The data from ctDNA studies are tantalizing, but it’s important to demonstrate that they can be used to guide therapy and improve outcomes in prospective studies, according to Lakhotia. There are multiple labs, both in academic institutes as well as pharmaceutical companies, that are studying circulating tumor DNA in their clinical trials and developing those further. There's quite a bit of push to understand its implications in different lymphomas, and it’s probably the most advanced in diffuse large B-cell lymphoma, because that’s where it started, and I think the next 5 or 6 years will probably give us a lot more information about it,” Lakhotia said.
Indeed, the NCI enters almost all of its patients into clinical trials, and ctDNA is now incorporated as a research assay in its lymphoma trials to better understand its potential as a biomarker, Lakhotia added.
To truly be useful, ctDNA must lead to a change in outcomes. That leads to 2 needs. “One, we need a good assay, which we are in the process of developing in circulating tumor DNA,” Lakhotia said. “But what we also need is a treatment that if given early will impact the outcomes afterward. That has not yet been proven. I think future studies will [examine], especially for patients whose ctDNA either remains high or detectable during treatment or after treatment, if changing therapy or having early intervention makes a difference in the real-world outcomes. That would be one of the biggest things that moves this forward.”
Previous studies have suggested the value of ctDNA. A study5 by NCI researchers used sequencing to detect ctDNA in retrospectively obtained plasma of patients with DLBCL who had undergone treatment between 1993 and 2013. They found patients with detectable ctDNA during surveillance after therapy were 228 times more likely to experience relapse (P <.0001).
Another group at Stanford evaluated ctDNA analysis among patients with DLBCL at 6 centers in an effort to identify a signature of response to rituximab in combination with cyclophosphamide, doxorubicin, vincristine, and prednisone (R-CHOP).6 The study authors noted that the findings could be useful for clinical trial design to intensify therapies in patients whose ctDNA does not change adequately, and also potentially in clinical practice to aid in prognosis. Lakhotia agrees with that sentiment. "Early during treatment, ctDNA can identify patients who are at higher risk of progression after treatment," he said.

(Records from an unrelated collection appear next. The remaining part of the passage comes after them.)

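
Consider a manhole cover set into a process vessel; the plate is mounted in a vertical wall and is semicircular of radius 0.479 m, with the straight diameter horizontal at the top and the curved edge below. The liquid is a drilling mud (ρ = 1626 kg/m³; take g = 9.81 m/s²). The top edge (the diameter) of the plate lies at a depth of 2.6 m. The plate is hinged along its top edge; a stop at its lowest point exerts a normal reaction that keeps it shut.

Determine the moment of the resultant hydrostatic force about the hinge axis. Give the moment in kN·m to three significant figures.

γ = ρg = 1626 × 9.81 / 1000 = 15.95106 kN/m³.
The centroid of a semicircle lies 4r/(3π) = 0.203294 m from the diameter, here below the top edge, so the centroid depth is h_c = 2.6 + 0.203294 = 2.80329 m.
A = πr²/2 = π × 0.479²/2 = 0.360405 m².
Resultant F = γ·h_c·A = 15.95106 × 2.80329 × 0.360405 = 16.1157 kN.
I_c = (π/8 − 8/(9π))·r⁴ = 0.109757 × 0.479⁴ = 0.00577796 m⁴.
Centre of pressure: y_p = y_c + I_c/(y_c·A) = 2.80329 + 0.00577796/(2.80329 × 0.360405) = 2.80329 + 0.00571894 = 2.80901 m along the plane.
The resultant acts 0.203294 + 0.00571894 = 0.209013 m (along the plate) below the hinge at the top edge, so the moment about the hinge is M = F × 0.209013 = 16.1157 × 0.209013 = 3.36839 kN·m.

M ≈ 3.37 kN·m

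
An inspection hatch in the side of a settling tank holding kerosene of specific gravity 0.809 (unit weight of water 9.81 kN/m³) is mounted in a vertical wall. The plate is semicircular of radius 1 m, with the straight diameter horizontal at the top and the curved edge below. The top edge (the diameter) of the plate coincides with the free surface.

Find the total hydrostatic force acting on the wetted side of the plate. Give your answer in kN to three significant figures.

γ = 0.809 × 9.81 = 7.93629 kN/m³.
The centroid of a semicircle lies 4r/(3π) = 0.424413 m from the diameter, here below the top edge, so the centroid depth is h_c = 0.424413 m.
A = πr²/2 = π × 1²/2 = 1.5708 m².
Resultant F = γ·h_c·A = 7.93629 × 0.424413 × 1.5708 = 5.29087 kN.

F ≈ 5.29 kN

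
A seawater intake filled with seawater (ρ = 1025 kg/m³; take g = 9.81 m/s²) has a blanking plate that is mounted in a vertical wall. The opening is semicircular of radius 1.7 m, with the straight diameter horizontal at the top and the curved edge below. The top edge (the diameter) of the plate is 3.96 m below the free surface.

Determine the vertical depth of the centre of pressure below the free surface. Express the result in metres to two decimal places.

h_p = 4.72 m

γ = ρg = 1025 × 9.81 / 1000 = 10.05525 kN/m³.
The centroid of a semicircle lies 4r/(3π) = 0.721502 m from the diameter, here below the top edge, so the centroid depth is h_c = 3.96 + 0.721502 = 4.6815 m.
A = πr²/2 = π × 1.7²/2 = 4.5396 m².
Resultant F = γ·h_c·A = 10.05525 × 4.6815 × 4.5396 = 213.696 kN.
I_c = (π/8 − 8/(9π))·r⁴ = 0.109757 × 1.7⁴ = 0.916701 m⁴.
Centre of pressure: y_p = y_c + I_c/(y_c·A) = 4.6815 + 0.916701/(4.6815 × 4.5396) = 4.6815 + 0.0431345 = 4.72463 m along the plane.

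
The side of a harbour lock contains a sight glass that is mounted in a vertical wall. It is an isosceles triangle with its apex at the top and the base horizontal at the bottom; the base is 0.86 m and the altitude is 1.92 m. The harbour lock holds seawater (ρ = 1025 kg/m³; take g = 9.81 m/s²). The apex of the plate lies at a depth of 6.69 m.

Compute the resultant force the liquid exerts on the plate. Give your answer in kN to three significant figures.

γ = ρg = 1025 × 9.81 / 1000 = 10.05525 kN/m³.
With the apex up, the centroid sits 2h/3 = 2 × 1.92/3 = 1.28 m below the apex, so the centroid depth is h_c = 6.69 + 1.28 = 7.97 m.
A = ½ × 0.86 × 1.92 = 0.8256 m².
Resultant F = γ·h_c·A = 10.05525 × 7.97 × 0.8256 = 66.1639 kN.

F ≈ 66.2 kN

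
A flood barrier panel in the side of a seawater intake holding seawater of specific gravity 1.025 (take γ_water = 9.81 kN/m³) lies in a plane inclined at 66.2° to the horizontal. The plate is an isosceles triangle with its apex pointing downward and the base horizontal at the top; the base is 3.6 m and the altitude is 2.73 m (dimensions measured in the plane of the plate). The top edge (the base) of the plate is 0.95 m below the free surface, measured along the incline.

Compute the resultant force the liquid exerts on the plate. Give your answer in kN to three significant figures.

γ = 1.025 × 9.81 = 10.05525 kN/m³.
Let θ = 66.2° be the plate's angle to the horizontal; measure y along the incline from where the plane meets the free surface. Vertical depth h = y·sinθ with sinθ = 0.914960.
With the apex down, the centroid sits h/3 = 2.73/3 = 0.91 m below the base (the top edge), so y_c = 0.95 + 0.91 = 1.86 m and h_c = 1.86 × 0.914960 = 1.70183 m.
A = ½ × 3.6 × 2.73 = 4.914 m².
Resultant F = γ·h_c·A = 10.05525 × 1.70183 × 4.914 = 84.09 kN.

F ≈ 84.1 kN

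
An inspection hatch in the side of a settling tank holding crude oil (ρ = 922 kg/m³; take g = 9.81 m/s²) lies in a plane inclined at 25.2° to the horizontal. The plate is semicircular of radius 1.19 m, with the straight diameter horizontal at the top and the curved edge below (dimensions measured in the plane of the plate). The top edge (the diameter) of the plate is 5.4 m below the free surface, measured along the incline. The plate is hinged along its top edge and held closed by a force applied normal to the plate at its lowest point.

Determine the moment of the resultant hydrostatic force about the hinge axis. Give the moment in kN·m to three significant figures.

M ≈ 26.4 kN·m

γ = ρg = 922 × 9.81 / 1000 = 9.04482 kN/m³.
Let θ = 25.2° be the plate's angle to the horizontal; measure y along the incline from where the plane meets the free surface. Vertical depth h = y·sinθ with sinθ = 0.425779.
The centroid of a semicircle lies 4r/(3π) = 0.505052 m from the diameter, here below the top edge, so y_c = 5.4 + 0.505052 = 5.90505 m and h_c = 5.90505 × 0.425779 = 2.51425 m.
A = πr²/2 = π × 1.19²/2 = 2.2244 m².
Resultant F = γ·h_c·A = 9.04482 × 2.51425 × 2.2244 = 50.5849 kN.
I_c = (π/8 − 8/(9π))·r⁴ = 0.109757 × 1.19⁴ = 0.2201 m⁴.
Centre of pressure: y_p = y_c + I_c/(y_c·A) = 5.90505 + 0.2201/(5.90505 × 2.2244) = 5.90505 + 0.0167565 = 5.92181 m along the plane.
The resultant acts 0.505052 + 0.0167565 = 0.521808 m (along the plate) below the hinge at the top edge, so the moment about the hinge is M = F × 0.521808 = 50.5849 × 0.521808 = 26.3956 kN·m.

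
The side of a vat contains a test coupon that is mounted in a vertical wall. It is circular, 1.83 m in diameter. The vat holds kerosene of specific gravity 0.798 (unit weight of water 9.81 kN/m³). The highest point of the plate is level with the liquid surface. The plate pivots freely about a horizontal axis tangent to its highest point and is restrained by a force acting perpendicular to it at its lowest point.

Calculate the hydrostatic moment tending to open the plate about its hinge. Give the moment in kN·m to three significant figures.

γ = 0.798 × 9.81 = 7.82838 kN/m³.
The centroid is at the centre, 0.915 m below the top of the plate, so the centroid depth is h_c = 0.915 m.
A = π(0.915)² = 2.63022 m².
Resultant F = γ·h_c·A = 7.82838 × 0.915 × 2.63022 = 18.8402 kN.
I_c = πr⁴/4 = π × 0.915⁴/4 = 0.550521 m⁴.
Centre of pressure: y_p = y_c + I_c/(y_c·A) = 0.915 + 0.550521/(0.915 × 2.63022) = 0.915 + 0.22875 = 1.14375 m along the plane.
The resultant acts 0.915 + 0.22875 = 1.14375 m (along the plate) below the hinge at the top edge, so the moment about the hinge is M = F × 1.14375 = 18.8402 × 1.14375 = 21.5485 kN·m.

M ≈ 21.5 kN·m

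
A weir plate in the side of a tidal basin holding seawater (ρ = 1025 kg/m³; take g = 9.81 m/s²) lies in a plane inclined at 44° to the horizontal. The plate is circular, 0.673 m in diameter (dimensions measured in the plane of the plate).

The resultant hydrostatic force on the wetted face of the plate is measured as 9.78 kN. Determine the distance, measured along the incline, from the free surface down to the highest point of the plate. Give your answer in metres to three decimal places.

y_top ≈ 3.599 m

γ = ρg = 1025 × 9.81 / 1000 = 10.05525 kN/m³.
A = π(0.3365)² = 0.35573 m².
From F = γ·h_c·A, the centroid depth is h_c = 9.78/(10.05525 × 0.35573) = 2.73417 m.
Let θ = 44° be the plate's angle to the horizontal; measure y along the incline from where the plane meets the free surface. Vertical depth h = y·sinθ with sinθ = 0.694658.
Along the incline, y_c = h_c/sinθ = 2.73417/0.694658 = 3.93599 m.
The centroid is at the centre, 0.3365 m below the top of the plate, so the highest point sits at y_top = 3.93599 − 0.3365 = 3.59949 m along the incline.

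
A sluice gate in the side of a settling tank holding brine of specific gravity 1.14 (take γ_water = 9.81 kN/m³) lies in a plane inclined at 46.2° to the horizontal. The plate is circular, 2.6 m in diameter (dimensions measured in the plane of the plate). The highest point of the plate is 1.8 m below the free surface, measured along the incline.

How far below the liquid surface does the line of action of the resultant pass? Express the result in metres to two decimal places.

h_p = 2.34 m

γ = 1.14 × 9.81 = 11.1834 kN/m³.
Let θ = 46.2° be the plate's angle to the horizontal; measure y along the incline from where the plane meets the free surface. Vertical depth h = y·sinθ with sinθ = 0.721760.
The centroid is at the centre, 1.3 m below the top of the plate, so y_c = 1.8 + 1.3 = 3.1 m and h_c = 3.1 × 0.721760 = 2.23746 m.
A = π(1.3)² = 5.30929 m².
Resultant F = γ·h_c·A = 11.1834 × 2.23746 × 5.30929 = 132.851 kN.
I_c = πr⁴/4 = π × 1.3⁴/4 = 2.24318 m⁴.
Centre of pressure: y_p = y_c + I_c/(y_c·A) = 3.1 + 2.24318/(3.1 × 5.30929) = 3.1 + 0.136291 = 3.23629 m along the plane.
Vertically, h_p = y_p·sinθ = 3.23629 × 0.721760 = 2.33582 m.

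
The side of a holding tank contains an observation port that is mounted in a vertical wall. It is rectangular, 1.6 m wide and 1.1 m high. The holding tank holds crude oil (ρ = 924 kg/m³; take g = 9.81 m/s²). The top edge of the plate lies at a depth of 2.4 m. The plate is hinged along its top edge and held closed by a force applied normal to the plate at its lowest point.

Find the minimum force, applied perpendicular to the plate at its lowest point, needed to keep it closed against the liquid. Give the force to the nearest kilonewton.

P ≈ 25 kN

γ = ρg = 924 × 9.81 / 1000 = 9.06444 kN/m³.
The centroid lies 1.1/2 = 0.55 m below the top edge, so the centroid depth is h_c = 2.4 + 0.55 = 2.95 m.
A = 1.6 × 1.1 = 1.76 m².
Resultant F = γ·h_c·A = 9.06444 × 2.95 × 1.76 = 47.0626 kN.
I_c = b·h³/12 = 1.6 × 1.1³/12 = 0.177467 m⁴.
Centre of pressure: y_p = y_c + I_c/(y_c·A) = 2.95 + 0.177467/(2.95 × 1.76) = 2.95 + 0.0341809 = 2.98418 m along the plane.
The resultant acts 0.55 + 0.0341809 = 0.584181 m (along the plate) below the hinge at the top edge, so the moment about the hinge is M = F × 0.584181 = 47.0626 × 0.584181 = 27.4931 kN·m.
A normal force at the bottom, 1.1 m from the hinge, must supply this moment: P = 27.4931/1.1 = 24.9937 kN.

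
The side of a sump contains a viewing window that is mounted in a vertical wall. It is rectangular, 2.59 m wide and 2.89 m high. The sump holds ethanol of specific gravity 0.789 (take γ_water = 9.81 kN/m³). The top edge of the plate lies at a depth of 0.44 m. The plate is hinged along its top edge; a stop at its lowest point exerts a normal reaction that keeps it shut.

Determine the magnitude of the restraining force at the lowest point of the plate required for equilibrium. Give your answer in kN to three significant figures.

P ≈ 68.6 kN

γ = 0.789 × 9.81 = 7.74009 kN/m³.
The centroid lies 2.89/2 = 1.445 m below the top edge, so the centroid depth is h_c = 0.44 + 1.445 = 1.885 m.
A = 2.59 × 2.89 = 7.4851 m².
Resultant F = γ·h_c·A = 7.74009 × 1.885 × 7.4851 = 109.208 kN.
I_c = b·h³/12 = 2.59 × 2.89³/12 = 5.20969 m⁴.
Centre of pressure: y_p = y_c + I_c/(y_c·A) = 1.885 + 5.20969/(1.885 × 7.4851) = 1.885 + 0.369235 = 2.25423 m along the plane.
The resultant acts 1.445 + 0.369235 = 1.81424 m (along the plate) below the hinge at the top edge, so the moment about the hinge is M = F × 1.81424 = 109.208 × 1.81424 = 198.13 kN·m.
A normal force at the bottom, 2.89 m from the hinge, must supply this moment: P = 198.13/2.89 = 68.5571 kN.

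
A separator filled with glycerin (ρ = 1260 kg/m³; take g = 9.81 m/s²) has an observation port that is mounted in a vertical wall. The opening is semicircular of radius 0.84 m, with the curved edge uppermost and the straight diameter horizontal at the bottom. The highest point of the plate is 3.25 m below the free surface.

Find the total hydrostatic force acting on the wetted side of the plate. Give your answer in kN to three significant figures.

F ≈ 51.1 kN

γ = ρg = 1260 × 9.81 / 1000 = 12.3606 kN/m³.
The centroid lies 4r/(3π) = 0.356507 m above the diameter, so r − 4r/(3π) = 0.84 − 0.356507 = 0.483493 m below the topmost point, so the centroid depth is h_c = 3.25 + 0.483493 = 3.73349 m.
A = πr²/2 = π × 0.84²/2 = 1.10835 m².
Resultant F = γ·h_c·A = 12.3606 × 3.73349 × 1.10835 = 51.1483 kN.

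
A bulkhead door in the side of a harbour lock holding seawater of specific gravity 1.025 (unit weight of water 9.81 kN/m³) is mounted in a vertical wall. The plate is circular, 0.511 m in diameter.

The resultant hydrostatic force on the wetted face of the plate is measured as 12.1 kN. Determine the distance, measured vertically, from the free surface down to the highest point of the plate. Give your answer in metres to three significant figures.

d_top ≈ 5.61 m

γ = 1.025 × 9.81 = 10.05525 kN/m³.
A = π(0.2555)² = 0.205084 m².
From F = γ·h_c·A, the centroid depth is h_c = 12.1/(10.05525 × 0.205084) = 5.8676 m.
The centroid is at the centre, 0.2555 m below the top of the plate, so the highest point sits at h_top = 5.8676 − 0.2555 = 5.6121 m below the surface.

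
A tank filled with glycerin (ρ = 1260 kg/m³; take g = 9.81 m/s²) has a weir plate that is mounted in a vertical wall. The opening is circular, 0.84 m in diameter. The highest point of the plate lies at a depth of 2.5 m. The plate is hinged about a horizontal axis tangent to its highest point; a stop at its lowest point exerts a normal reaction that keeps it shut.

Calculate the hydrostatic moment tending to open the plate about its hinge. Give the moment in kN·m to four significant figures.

γ = ρg = 1260 × 9.81 / 1000 = 12.3606 kN/m³.
The centroid is at the centre, 0.42 m below the top of the plate, so the centroid depth is h_c = 2.5 + 0.42 = 2.92 m.
A = π(0.42)² = 0.554177 m².
Resultant F = γ·h_c·A = 12.3606 × 2.92 × 0.554177 = 20.0019 kN.
I_c = πr⁴/4 = π × 0.42⁴/4 = 0.0244392 m⁴.
Centre of pressure: y_p = y_c + I_c/(y_c·A) = 2.92 + 0.0244392/(2.92 × 0.554177) = 2.92 + 0.0151027 = 2.9351 m along the plane.
The resultant acts 0.42 + 0.0151027 = 0.435103 m (along the plate) below the hinge at the top edge, so the moment about the hinge is M = F × 0.435103 = 20.0019 × 0.435103 = 8.70289 kN·m.

M ≈ 8.703 kN·m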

Other recent studies have identified additional molecular subtypes of DLBCL and ctDNA seems to hold up well as a prognostic tool. In an abstract at the 17th International Conference on Malignant Lymphoma in June 2023, researchers used ctDNA and genomic DNA isolated from lymph nodes in newly diagnosed and homogeneously treated patients with DLBCL treated with R-CHOP.7 The new researchers found that a greater than 2.5-log reduction in ctDNA an in ST2/BN2 molecular subtype was a "powerful" biomarker that can determine which patients respond best to R-CHOP.
The trouble is that, without a proven intervention, it isn't clear what physicians should do with that information. "If you tell a patient that they're at more risk of progressing or dying from this disease, the next question from them will be OK, so what are you going to do about it?" Lakhotia said.
Such studies hold out hope for clinical use, but they technical challenges remain. "To have a unified assay that is applicable to a broader population, we need to identify 1 or 2 lead assays that can be studied more broadly across the lymphoma subtypes. The differences are primarily around the pre-analytical and the analytical part of the assay. The need to harmonize the processes more and hopefully have a commercially available assay, but that will take time," Lakhotia said.